But Sherman having now fallen back, there was nothing to prevent the Rebels from coming in, farther out on the road, and turning McClernand's right. Prompt to seize the advantage, a brigade of them went dashing audaciously through the division's abandoned camp, pushing up the road to come in above McClernand, between him and where Sherman had been. Dresser's Battery of rifled guns opened on them as they passed, and with fearful slaughter—not confined, alas! to one side only—drove them back.

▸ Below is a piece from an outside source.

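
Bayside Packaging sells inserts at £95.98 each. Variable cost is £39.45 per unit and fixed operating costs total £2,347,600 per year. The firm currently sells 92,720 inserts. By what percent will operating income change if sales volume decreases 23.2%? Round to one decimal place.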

But the enemy's reserves were most skillfully handled, and the constant advance of fresh regiments was, at last too much for our inferior numbers. Major Eaton, commanding the Eighteenth Illinois, was killed; Colonel Haynie was severely wounded; Colonel Raith, commanding a brigade, had his leg so shattered that amputation was necessary; Major Nevins, of the Eleventh Illinois, was wounded; Lieutenant-Colonel Ransom of the same regiment was wounded; three of General McClernand's staff, Major Schwartz, Major Stewart and Lieutenant Freeman, were wounded and carried from the field. Line officers had suffered heavily. The batteries were broken up. Schwartz had lost half his guns and sixteen horse. Dresser had lost several of his rifled pieces, three caissons and eighteen horses. McAllister had lost half his twenty-four-pound howitzers.

The soldiers fought bravely to the last—let no man question that—but they were at a fearful disadvantage. Gradually they began falling back, more slowly than had Prentiss's regiments, or part of Sherman's, making more determined, because better organized, resistance, occasionally rallying and repulsing the enemy in turn for a hundred yards, then being beaten back again, and renewing the retreat to some new position for fresh defence.

By 11 o'clock the division was back in a line with Hurlbut's. It still did some gallant fighting; once its right swept around and drove the enemy for a considerable distance, but again fell back, and at the last it brought up near the position of W. H. L. Wallace's camps.

We have seen how Prentiss, Sherman, McClernand were driven back; how, fight as fiercely as they would, they still lost ground; how their camps were all in the hands of the enemy; and how this whole front line, for which Hurlbut and Wallace were but the reserves, was gone.

But the fortunes of the isolated brigade of Sherman's Division, on the extreme left, must not be forgotten. It was doubly let alone by the Generals. General Grant did not arrive on the field till after nearly all these disasters had crowded upon us, and each Division General had done that which was good in his own eyes, and carried on the battle independent of the rest; but this brigade was even left by its Division General, who was four miles away, doing his best to rally his panic-stricken regiments there.

It was Commanded by Colonel David Stuart, (of late Chicago divorce-case fame, and ex-Congressman,) and was composed of the Fifty-fifth Illinois, Lieutenant-Colonel Malmbourg, commanding; Seventy-first Ohio, Colonel Rodney Mason; the Fifty-fourth Ohio, (Zouaves,) Colonel T. K. Smith. It was posted along the circuitous road from Pittsburgh Landing, up the river to Hamburgh, some two miles from the Landing, and near the crossing of Lick Creek, the bluffs on the opposite side of which commanded the position, and stretching on down to join Prentiss's Division on its right. In selecting the grounds for the encampment of our army, it seems to have been forgotten that from Corinth an excellent road led direct to Hamburgh, a few miles above this left wing of our forces. Within a few days, the oversight had indeed been discovered, and the determination had been expressed to land Buell's forces at Hamburgh, when they arrived, and thus make all safe. It was unfortunate, of course, that Beauregard and Johnston did not wait for us to perfect our pleasing arrangements.

LIEUTENANT GENERAL SHERIDAN.

When the Rebels marched out from Corinth, a couple of brigades (rumored to be under the command of Breckinridge) had taken this road, and thus easily, and without molestation reached the bluffs of Lick Creek, commanding Stuart's position.